The librarians who collaborated to build the portal are Pat Allen and Laura Hanson,
Funk ACES Library; Melody Allison and Diane Schmidt,
Biology Library; Nelly Gonzalez,
Latin American and Caribbean Library; JoAnn Jacoby
and Allison Sutton,
Education and Social Science Library; Lori Mestre,
Library Digital Learning; Katie Newman,
Biotechnology Library; Mary Shultz,
UIC Library of the Health Sciences, Urbana; Nikki
Wright,
Grainger Engineering Library; and Greg Youngen,
Veterinary Medicine Library.
Anna Dombrowski, a student in Illinois'
Graduate School of Library and Information Science
(GSLIS), is doing the site's Web editing and preparing for its move to the Library's
content-management system. Tabatha Becker and Erin Miller, two former GSLIS students, now
librarians, were instrumental in the design and initial organizational work.

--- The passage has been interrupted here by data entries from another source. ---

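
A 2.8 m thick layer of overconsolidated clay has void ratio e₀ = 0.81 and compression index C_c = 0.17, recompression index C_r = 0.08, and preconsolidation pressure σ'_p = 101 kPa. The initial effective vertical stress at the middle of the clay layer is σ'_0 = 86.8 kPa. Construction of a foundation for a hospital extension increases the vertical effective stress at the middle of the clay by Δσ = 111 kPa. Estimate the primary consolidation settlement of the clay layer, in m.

Final effective stress: σ'_f = 86.8 + 111 = 197.8 kPa.
σ'_f = 197.8 > σ'_p = 101 kPa, so the stress path crosses the preconsolidation pressure — recompression up to σ'_p, then virgin compression beyond:
S_c = H/(1+e₀)·[C_r·log₁₀(σ'_p/σ'_0) + C_c·log₁₀(σ'_f/σ'_p)]
    = 2.8/1.81 × [0.08×log₁₀(101/86.8) + 0.17×log₁₀(197.8/101)]
    = 1.547 × [0.0052641 + 0.049624] = 0.08491 m

S_c ≈ 0.0849 m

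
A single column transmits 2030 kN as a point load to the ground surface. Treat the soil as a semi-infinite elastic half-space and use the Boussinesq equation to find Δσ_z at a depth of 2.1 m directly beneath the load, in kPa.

Δσ_z ≈ 220 kPa

Boussinesq vertical stress below a point load on an elastic half-space:
Δσ_z = 3P/(2πz²) · [1 + (r/z)²]^(−5/2)
r/z = 0/2.1 = 0; [1+(r/z)²]^(−5/2) = 1.
Δσ_z = 3×2030/(2π×2.1²) × 1 = 219.79 × 1 = 219.8 kPa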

The site went up last fall, even though the librarians were adding content and working out
bugs. Without advertising, the site was visited about 300 times in January.
"The project really started to fly when JoAnn Jacoby, from the Education and Social Science
Library, discovered Tabatha Becker, who was interested in doing an independent study project on Web
page design and usability testing, a perfect match for development of the health information portal
idea," Allen said.
"We had Web accessibility and usability in mind from the beginning, and the Health
Information Portal grew from there," she said.
"We are a public library, so any community member can come in to the Library and use our
workstations to search all of our subscription-based services and gain access to full text, and we
encourage the community to make use of the resources we provide," Allen said. "From their own
public libraries, members of the community also can request an interlibrary loan of material that
isn't otherwise available."
Allen believes that the new portal will be a valuable resource for students in the
university's new Health Professions Living-Learning Community, housed in Oglesby Hall.
The University Library seeks input from users to make the portal more useful.
"I expect the portal will continue to evolve as we receive feedback," Allen said.